Na trzeci dzień rano dojechaliśmy do stacyi Narwy i tu padliśmy ofiarą chytrości pocztmistrza, co się tu zresztą często w rozmaitej praktykuje formie. Poczthalter stanowczo oświadczył, że nie może w żaden sposób dalej nas wyekspedyować, gdyż konie ze wszystkich stacyi do samego Petersburga zostały zabrane i użyte do wielkiego polowania Cesarskiego na niedźwiedzie. Niby to wzruszony płaczem mojej kupcowej, ofiarował nam nakoniec parę doskonałych koni, które tego samego dnia jeszcze miały nas dowieźć do Petersburga. Dobiliśmy targu i przebiegły rosyanin przekonany był, że na swojem kłamstwie zarobił sporą sumkę. Dalsze nasze przygody przekonały go, że się przerachował.
Naszą kibitką powoził młody chłop; nie miał futra, ani ciepłego obuwia. Nic dziwnego, że się często zatrzymywał; potrzebował się czegoś gorącego napić, żeby nie zmarznąć. Ostatecznie zginął nam. Musiałem wysiąść z kibitki, co niełatwo mi przyszło; miałem bowiem dwa futra na sobie, a mimo to byłem skostniały. Zastałem naszego „izwoszczyka” w poblizkiej budzie z kieliszkiem w ręku, a mocno podejrzany żyd, właściciel szynku, wciąż mu wódki dolewał. Powiedziałem łotrowi parę słów i zagnałem go z powrotem do kibitki, ale po drodze uderzyły mnie dziwne jakieś znaki, któremi widocznie się porozumiewał z towarzyszącym nam szynkarzem. Nie zdziwiłem się też bynajmniej, gdy moja towarzyszka krzyknęła przeraźliwie, że kufer jej spadł z sanek. Spostrzegła to natychmiast, bo kufer jej przymocowany był do kozła tak, że zasłaniał okienko. Z trudnością zdołaliśmy przymusić izwoszczyka do zatrzymania się. Musiałem ostatecznie wybić drugie okienko, wysunąć rękę i zrzucić chłopa na ziemię. Na szczęście, znaleźliśmy kufer niedaleko; sznur, którym był przywiązany, oczywiście był przecięty.

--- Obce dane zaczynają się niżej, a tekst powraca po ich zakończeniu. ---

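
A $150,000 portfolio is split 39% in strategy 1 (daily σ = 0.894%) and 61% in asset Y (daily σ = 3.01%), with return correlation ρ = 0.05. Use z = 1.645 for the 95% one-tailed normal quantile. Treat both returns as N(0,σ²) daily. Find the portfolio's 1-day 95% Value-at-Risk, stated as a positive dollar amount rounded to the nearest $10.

σ_p² = 0.39²·0.894² + 0.61²·3.01² + 2·0.05·0.39·0.61·0.894·3.01 = 3.5568 (%²).
σ_p = √3.5568 = 1.886%.
VaR = 1.645 × 1.886% = 3.102%; on $150,000 that is $4,653.

$4,650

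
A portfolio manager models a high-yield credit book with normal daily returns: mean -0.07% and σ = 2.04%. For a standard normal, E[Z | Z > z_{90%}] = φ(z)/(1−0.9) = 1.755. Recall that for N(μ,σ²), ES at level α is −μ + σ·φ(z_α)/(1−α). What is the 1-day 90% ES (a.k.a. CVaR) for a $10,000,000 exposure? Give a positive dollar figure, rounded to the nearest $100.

$365,000

ES = −(-0.07%) + 2.04% × 1.755 = 3.650%.
On $10,000,000: 0.03650 × $10,000,000 = $365,000.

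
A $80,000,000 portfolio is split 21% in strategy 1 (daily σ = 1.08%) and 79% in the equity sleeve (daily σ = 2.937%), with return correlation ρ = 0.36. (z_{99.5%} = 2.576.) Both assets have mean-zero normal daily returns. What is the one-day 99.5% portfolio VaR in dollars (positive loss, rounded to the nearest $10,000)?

σ_p² = 0.21²·1.08² + 0.79²·2.937² + 2·0.36·0.21·0.79·1.08·2.937 = 5.8138 (%²).
σ_p = √5.8138 = 2.411%.
VaR = 2.576 × 2.411% = 6.211%; on $80,000,000 that is $4,968,800.

$4,970,000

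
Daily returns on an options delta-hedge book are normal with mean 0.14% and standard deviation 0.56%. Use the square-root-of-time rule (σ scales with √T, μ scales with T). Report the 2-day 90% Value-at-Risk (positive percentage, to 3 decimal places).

At 90%, z = 1.282.
σ_{2d} = 0.56% × √2 = 0.792%; μ_{2d} = 2 × 0.14% = 0.280%.
VaR = −(0.280%) + 1.282 × 0.792% = 0.735%.

0.735%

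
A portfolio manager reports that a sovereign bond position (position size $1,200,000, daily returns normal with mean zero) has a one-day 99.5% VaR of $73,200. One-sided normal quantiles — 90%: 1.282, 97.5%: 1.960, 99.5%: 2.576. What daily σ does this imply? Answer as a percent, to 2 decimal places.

VaR as a fraction: $73,200 / $1,200,000 = 6.100%.
σ = VaR / z = 6.100% / 2.576 = 2.368%.

2.37%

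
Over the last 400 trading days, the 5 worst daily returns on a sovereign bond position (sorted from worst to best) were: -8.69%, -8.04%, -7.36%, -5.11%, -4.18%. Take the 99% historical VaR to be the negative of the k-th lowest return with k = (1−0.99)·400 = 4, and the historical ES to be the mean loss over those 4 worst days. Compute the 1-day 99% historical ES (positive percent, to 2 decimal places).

The 4 worst returns sum to -29.20%.
ES = −(-29.20%) / 4 = 7.3% ≈ 7.30%.

7.30%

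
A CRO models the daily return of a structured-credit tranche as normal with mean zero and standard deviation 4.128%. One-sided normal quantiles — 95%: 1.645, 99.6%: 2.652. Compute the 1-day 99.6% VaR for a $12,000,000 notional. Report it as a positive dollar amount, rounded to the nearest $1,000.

VaR = z·σ = 2.652 × 4.128% = 10.947%.
On $12,000,000: 0.10947 × $12,000,000 = $1,313,640.

$1,314,000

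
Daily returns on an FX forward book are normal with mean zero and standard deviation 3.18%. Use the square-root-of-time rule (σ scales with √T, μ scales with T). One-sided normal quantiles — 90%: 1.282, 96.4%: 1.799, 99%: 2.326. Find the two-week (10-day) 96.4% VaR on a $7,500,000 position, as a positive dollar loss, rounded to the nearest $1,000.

$1,357,000

σ_{10d} = 3.18% × √10 = 10.056%.
VaR = 1.799 × 10.056% = 18.091%.
On $7,500,000: 0.18091 × $7,500,000 = $1,356,825.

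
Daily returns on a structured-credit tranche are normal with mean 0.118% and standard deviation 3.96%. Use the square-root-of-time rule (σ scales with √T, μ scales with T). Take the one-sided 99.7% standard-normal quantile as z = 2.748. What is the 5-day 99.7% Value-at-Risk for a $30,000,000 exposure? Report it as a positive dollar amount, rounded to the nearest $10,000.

σ_{5d} = 3.96% × √5 = 8.855%; μ_{5d} = 5 × 0.118% = 0.590%.
VaR = −(0.590%) + 2.748 × 8.855% = 23.744%.
On $30,000,000: 0.23744 × $30,000,000 = $7,123,200.

$7,120,000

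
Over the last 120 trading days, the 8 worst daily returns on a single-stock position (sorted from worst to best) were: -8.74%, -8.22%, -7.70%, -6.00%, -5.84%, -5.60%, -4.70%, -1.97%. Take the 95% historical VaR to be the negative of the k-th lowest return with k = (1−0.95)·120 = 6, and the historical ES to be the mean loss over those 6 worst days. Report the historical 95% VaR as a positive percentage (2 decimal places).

k = 6; the 6th lowest return is -5.60%, so VaR = 5.60%.

5.60%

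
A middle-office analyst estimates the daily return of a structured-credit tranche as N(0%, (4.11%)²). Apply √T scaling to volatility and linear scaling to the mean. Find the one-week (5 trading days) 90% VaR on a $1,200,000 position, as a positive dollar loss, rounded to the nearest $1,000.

$141,000

At 90%, z = 1.282.
σ_{5d} = 4.11% × √5 = 9.190%.
VaR = 1.282 × 9.190% = 11.782%.
On $1,200,000: 0.11782 × $1,200,000 = $141,384.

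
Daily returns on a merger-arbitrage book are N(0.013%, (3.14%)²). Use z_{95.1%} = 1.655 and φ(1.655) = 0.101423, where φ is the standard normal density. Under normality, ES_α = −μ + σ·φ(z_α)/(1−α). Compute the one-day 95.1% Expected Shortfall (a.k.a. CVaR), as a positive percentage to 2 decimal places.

6.49%

Tail multiplier: φ(z)/(1−α) = 0.101423 / 0.049 = 2.070.
ES = −(0.013%) + 3.14% × 2.070 = 6.487%.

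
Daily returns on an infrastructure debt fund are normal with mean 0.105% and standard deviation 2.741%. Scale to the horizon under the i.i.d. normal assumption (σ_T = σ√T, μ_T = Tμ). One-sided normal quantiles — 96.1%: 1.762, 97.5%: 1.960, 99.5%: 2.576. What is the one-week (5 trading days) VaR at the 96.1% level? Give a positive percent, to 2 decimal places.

10.27%

σ_{5d} = 2.741% × √5 = 6.129%; μ_{5d} = 5 × 0.105% = 0.525%.
VaR = −(0.525%) + 1.762 × 6.129% = 10.274%.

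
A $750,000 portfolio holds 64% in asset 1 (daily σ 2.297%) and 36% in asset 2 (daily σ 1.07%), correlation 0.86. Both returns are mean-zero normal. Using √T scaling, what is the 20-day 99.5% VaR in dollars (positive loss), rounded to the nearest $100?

$156,600

σ_p = √(0.64²·2.297² + 0.36²·1.07² + 2·0.86·0.64·0.36·2.297·1.07) = 1.812%.
σ_{20d} = 1.812% × √20 = 8.104%.
z(99.5%) = 2.576.
VaR = 2.576 × 8.104% = 20.876%; on $750,000 that is $156,570.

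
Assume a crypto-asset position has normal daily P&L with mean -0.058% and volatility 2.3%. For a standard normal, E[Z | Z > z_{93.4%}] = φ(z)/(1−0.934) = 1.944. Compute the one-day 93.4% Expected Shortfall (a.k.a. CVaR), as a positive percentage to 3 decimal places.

4.529%

ES = −(-0.058%) + 2.3% × 1.944 = 4.529%.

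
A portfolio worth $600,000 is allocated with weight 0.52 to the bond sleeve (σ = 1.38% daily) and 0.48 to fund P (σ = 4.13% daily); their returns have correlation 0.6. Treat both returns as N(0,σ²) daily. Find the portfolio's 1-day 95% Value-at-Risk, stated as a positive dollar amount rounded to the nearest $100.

$24,500

σ_p² = 0.52²·1.38² + 0.48²·4.13² + 2·0.6·0.52·0.48·1.38·4.13 = 6.1519 (%²).
σ_p = √6.1519 = 2.480%.
At 95%, z = 1.645.
VaR = 1.645 × 2.480% = 4.080%; on $600,000 that is $24,480.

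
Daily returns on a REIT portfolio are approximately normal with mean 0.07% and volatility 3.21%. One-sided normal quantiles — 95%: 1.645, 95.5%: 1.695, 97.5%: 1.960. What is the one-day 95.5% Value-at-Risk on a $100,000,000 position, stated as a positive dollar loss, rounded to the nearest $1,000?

$5,371,000

VaR = −μ + z·σ = −(0.07%) + 1.695 × 3.21% = 5.371%.
On $100,000,000: 0.05371 × $100,000,000 = $5,371,000.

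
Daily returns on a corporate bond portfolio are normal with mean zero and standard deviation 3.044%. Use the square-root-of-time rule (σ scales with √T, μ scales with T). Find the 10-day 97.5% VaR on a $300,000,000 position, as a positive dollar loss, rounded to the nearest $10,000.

$56,600,000

At 97.5%, z = 1.960.
σ_{10d} = 3.044% × √10 = 9.626%.
VaR = 1.960 × 9.626% = 18.867%.
On $300,000,000: 0.18867 × $300,000,000 = $56,601,000.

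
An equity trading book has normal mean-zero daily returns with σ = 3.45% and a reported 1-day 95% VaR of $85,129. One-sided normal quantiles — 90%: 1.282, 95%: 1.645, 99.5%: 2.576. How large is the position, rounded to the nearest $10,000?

VaR as a fraction of value: z·σ = 1.645 × 3.45% = 5.67525%.
Position = $85,129 / 0.0567525 = $1,500,004.

$1,500,000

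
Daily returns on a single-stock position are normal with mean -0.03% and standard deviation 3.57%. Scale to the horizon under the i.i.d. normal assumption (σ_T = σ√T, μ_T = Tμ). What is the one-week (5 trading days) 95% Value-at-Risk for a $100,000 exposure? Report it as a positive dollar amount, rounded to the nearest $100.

$13,300

At 95%, z = 1.645.
σ_{5d} = 3.57% × √5 = 7.983%; μ_{5d} = 5 × -0.03% = -0.150%.
VaR = −(-0.150%) + 1.645 × 7.983% = 13.282%.
On $100,000: 0.13282 × $100,000 = $13,282.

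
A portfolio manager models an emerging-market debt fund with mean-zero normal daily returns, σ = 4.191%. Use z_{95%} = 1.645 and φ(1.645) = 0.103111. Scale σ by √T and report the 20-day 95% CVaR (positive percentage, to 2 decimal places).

σ_{20d} = 4.191% × √20 = 18.743%.
ES multiplier = φ(z)/(1−α) = 0.103111/0.05 = 2.062.
ES = 18.743% × 2.062 = 38.648%.

38.65%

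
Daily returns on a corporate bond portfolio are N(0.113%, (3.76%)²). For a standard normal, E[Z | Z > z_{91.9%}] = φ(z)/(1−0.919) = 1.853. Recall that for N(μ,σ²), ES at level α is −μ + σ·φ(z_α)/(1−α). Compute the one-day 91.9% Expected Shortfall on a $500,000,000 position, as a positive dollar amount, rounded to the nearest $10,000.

ES = −(0.113%) + 3.76% × 1.853 = 6.854%.
On $500,000,000: 0.06854 × $500,000,000 = $34,270,000.

$34,270,000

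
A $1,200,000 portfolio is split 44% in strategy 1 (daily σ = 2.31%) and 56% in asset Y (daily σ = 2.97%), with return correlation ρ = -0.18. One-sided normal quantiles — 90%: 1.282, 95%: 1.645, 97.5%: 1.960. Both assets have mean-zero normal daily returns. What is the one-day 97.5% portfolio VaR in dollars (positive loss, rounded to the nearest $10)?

σ_p² = 0.44²·2.31² + 0.56²·2.97² + 2·-0.18·0.44·0.56·2.31·2.97 = 3.1907 (%²).
σ_p = √3.1907 = 1.786%.
VaR = 1.960 × 1.786% = 3.501%; on $1,200,000 that is $42,012.

$42,010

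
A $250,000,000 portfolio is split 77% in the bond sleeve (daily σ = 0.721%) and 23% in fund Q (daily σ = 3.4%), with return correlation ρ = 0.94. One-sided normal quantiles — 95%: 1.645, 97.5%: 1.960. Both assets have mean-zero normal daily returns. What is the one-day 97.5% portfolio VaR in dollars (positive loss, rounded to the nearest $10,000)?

σ_p² = 0.77²·0.721² + 0.23²·3.4² + 2·0.94·0.77·0.23·0.721·3.4 = 1.7359 (%²).
σ_p = √1.7359 = 1.318%.
VaR = 1.960 × 1.318% = 2.583%; on $250,000,000 that is $6,457,500.

$6,460,000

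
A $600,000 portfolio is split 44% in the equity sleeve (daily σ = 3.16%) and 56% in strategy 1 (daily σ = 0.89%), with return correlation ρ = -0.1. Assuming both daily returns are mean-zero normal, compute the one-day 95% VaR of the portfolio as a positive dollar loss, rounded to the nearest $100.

σ_p² = 0.44²·3.16² + 0.56²·0.89² + 2·-0.1·0.44·0.56·3.16·0.89 = 2.0430 (%²).
σ_p = √2.0430 = 1.429%.
At 95%, z = 1.645.
VaR = 1.645 × 1.429% = 2.351%; on $600,000 that is $14,106.

$14,100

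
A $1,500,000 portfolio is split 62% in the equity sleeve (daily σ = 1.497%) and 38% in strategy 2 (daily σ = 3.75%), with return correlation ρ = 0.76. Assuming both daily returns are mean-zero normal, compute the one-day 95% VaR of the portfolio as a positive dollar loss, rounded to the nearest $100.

σ_p² = 0.62²·1.497² + 0.38²·3.75² + 2·0.76·0.62·0.38·1.497·3.75 = 4.9024 (%²).
σ_p = √4.9024 = 2.214%.
At 95%, z = 1.645.
VaR = 1.645 × 2.214% = 3.642%; on $1,500,000 that is $54,630.

$54,600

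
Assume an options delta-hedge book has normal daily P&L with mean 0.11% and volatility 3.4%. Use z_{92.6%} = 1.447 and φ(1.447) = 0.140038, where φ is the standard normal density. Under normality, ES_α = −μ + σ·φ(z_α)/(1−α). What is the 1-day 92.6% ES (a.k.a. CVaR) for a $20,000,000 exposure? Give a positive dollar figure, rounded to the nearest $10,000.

$1,260,000

Tail multiplier: φ(z)/(1−α) = 0.140038 / 0.074 = 1.892.
ES = −(0.11%) + 3.4% × 1.892 = 6.323%.
On $20,000,000: 0.06323 × $20,000,000 = $1,264,600.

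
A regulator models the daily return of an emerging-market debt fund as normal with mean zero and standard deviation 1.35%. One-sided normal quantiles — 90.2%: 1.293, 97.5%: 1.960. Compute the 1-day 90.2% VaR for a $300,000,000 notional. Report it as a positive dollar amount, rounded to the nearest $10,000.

$5,240,000

VaR = z·σ = 1.293 × 1.35% = 1.746%.
On $300,000,000: 0.01746 × $300,000,000 = $5,238,000.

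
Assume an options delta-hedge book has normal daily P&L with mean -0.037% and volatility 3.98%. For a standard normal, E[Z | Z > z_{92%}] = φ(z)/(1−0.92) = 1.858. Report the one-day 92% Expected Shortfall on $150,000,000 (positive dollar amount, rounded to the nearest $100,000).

$11,100,000

ES = −(-0.037%) + 3.98% × 1.858 = 7.432%.
On $150,000,000: 0.07432 × $150,000,000 = $11,148,000.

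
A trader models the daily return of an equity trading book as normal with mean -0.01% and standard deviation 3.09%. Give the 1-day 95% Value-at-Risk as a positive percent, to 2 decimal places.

5.09%

At 95% one-sided, z = 1.645.
VaR = −μ + z·σ = −(-0.01%) + 1.645 × 3.09% = 5.093%.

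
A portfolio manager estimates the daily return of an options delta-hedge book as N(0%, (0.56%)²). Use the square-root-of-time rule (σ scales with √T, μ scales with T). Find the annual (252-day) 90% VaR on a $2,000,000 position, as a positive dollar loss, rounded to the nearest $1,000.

At 90%, z = 1.282.
σ_{252d} = 0.56% × √252 = 8.890%.
VaR = 1.282 × 8.890% = 11.397%.
On $2,000,000: 0.11397 × $2,000,000 = $227,940.

$228,000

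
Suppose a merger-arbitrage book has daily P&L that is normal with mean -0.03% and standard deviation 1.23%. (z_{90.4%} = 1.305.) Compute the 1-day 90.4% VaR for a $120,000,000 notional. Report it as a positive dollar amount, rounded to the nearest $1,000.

VaR = −μ + z·σ = −(-0.03%) + 1.305 × 1.23% = 1.635%.
On $120,000,000: 0.01635 × $120,000,000 = $1,962,000.

$1,962,000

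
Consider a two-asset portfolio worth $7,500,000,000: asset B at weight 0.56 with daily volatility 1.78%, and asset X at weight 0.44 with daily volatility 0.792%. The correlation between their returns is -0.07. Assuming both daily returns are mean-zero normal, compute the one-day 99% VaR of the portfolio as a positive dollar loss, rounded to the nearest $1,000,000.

$180,000,000

σ_p² = 0.56²·1.78² + 0.44²·0.792² + 2·-0.07·0.56·0.44·1.78·0.792 = 1.0664 (%²).
σ_p = √1.0664 = 1.033%.
At 99%, z = 2.326.
VaR = 2.326 × 1.033% = 2.403%; on $7,500,000,000 that is $180,225,000.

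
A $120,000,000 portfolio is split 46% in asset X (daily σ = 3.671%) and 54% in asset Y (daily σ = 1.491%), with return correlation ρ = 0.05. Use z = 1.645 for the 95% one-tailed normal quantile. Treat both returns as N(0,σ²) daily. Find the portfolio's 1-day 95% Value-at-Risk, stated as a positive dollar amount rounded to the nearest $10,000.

σ_p² = 0.46²·3.671² + 0.54²·1.491² + 2·0.05·0.46·0.54·3.671·1.491 = 3.6358 (%²).
σ_p = √3.6358 = 1.907%.
VaR = 1.645 × 1.907% = 3.137%; on $120,000,000 that is $3,764,400.

$3,760,000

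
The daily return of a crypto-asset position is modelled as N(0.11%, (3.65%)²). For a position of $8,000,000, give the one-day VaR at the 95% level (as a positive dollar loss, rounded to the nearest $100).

$471,500

At 95% one-sided, z = 1.645.
VaR = −μ + z·σ = −(0.11%) + 1.645 × 3.65% = 5.894%.
On $8,000,000: 0.05894 × $8,000,000 = $471,520.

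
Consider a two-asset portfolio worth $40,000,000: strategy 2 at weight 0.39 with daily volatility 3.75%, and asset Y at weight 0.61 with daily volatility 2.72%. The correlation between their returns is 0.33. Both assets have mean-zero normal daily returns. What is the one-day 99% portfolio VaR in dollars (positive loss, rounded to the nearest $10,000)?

$2,370,000

σ_p² = 0.39²·3.75² + 0.61²·2.72² + 2·0.33·0.39·0.61·3.75·2.72 = 6.4934 (%²).
σ_p = √6.4934 = 2.548%.
At 99%, z = 2.326.
VaR = 2.326 × 2.548% = 5.927%; on $40,000,000 that is $2,370,800.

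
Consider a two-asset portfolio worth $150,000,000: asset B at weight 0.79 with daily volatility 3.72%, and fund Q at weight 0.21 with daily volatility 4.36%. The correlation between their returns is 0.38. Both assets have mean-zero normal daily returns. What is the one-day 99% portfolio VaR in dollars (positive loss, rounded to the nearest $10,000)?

σ_p² = 0.79²·3.72² + 0.21²·4.36² + 2·0.38·0.79·0.21·3.72·4.36 = 11.5199 (%²).
σ_p = √11.5199 = 3.394%.
At 99%, z = 2.326.
VaR = 2.326 × 3.394% = 7.894%; on $150,000,000 that is $11,841,000.

$11,840,000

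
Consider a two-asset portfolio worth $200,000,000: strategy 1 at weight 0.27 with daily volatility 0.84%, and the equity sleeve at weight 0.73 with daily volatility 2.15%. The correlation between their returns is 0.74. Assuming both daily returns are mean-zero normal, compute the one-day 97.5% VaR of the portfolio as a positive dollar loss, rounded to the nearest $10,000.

$6,840,000

σ_p² = 0.27²·0.84² + 0.73²·2.15² + 2·0.74·0.27·0.73·0.84·2.15 = 3.0416 (%²).
σ_p = √3.0416 = 1.744%.
At 97.5%, z = 1.960.
VaR = 1.960 × 1.744% = 3.418%; on $200,000,000 that is $6,836,000.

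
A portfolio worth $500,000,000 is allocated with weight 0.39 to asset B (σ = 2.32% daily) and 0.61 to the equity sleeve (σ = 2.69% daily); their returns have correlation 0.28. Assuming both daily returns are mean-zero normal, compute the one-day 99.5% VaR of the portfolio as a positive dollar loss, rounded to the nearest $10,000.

σ_p² = 0.39²·2.32² + 0.61²·2.69² + 2·0.28·0.39·0.61·2.32·2.69 = 4.3426 (%²).
σ_p = √4.3426 = 2.084%.
At 99.5%, z = 2.576.
VaR = 2.576 × 2.084% = 5.368%; on $500,000,000 that is $26,840,000.

$26,840,000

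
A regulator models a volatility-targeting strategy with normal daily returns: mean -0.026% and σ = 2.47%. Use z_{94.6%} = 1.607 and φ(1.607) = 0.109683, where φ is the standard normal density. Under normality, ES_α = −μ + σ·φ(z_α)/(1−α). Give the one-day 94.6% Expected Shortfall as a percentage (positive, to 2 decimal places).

5.04%

Tail multiplier: φ(z)/(1−α) = 0.109683 / 0.054 = 2.031.
ES = −(-0.026%) + 2.47% × 2.031 = 5.043%.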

Teraz okazało się, że izwoszczyk zupełnie był pijany i co moment pakował nas do rowu. Nie pozostawało mi nic innego do zrobienia, jak siąść na kozioł i odebrać mu cugle z ręki. On zasnął i nie dał się obudzić ani wymyślaniem, ani szturchańcami. Ja sam czułem, że mi nogi kostnieją i gdy cugle chciałem przełożyć, spostrzegłem, że mam ręce zmarznięte i martwe. Zdołałem jeszcze z saniami podjechać do rowu i zębami ściągnąć rękawiczki z rąk. Furman spadł z kozła i leżał jak nieżywy na ziemi. Mogłem więc odrazu załatwić dwie pożyteczne czynności: jego głowę zmywałem śniegiem, przez co i ręce moje odmarzły. Ale nie prędko poczułem w nich życie. Wkrótce i furman przyszedł do siebie: wykrzywiał się, narzekał i przepraszał. I tak po ciemku mogliśmy dalej jechać, a raczej iść piechotą obok sanek; dotarliśmy do Krasnegosioła i zanocowaliśmy na poczcie. Tamtejszy poczthalter nazajutrz krótko i węzłowato odpowiedział na naszą skargę na pocztmistrza z Narwy i na izwoszczyka: pieniądze umówione za drogę do Petersburga kazał sobie wypłacić, izwoszczykowi wsypał własnoręcznie porcyę kijów i odesłał go do jego pana. Nas własnemi końmi wyprawił do Petersburga.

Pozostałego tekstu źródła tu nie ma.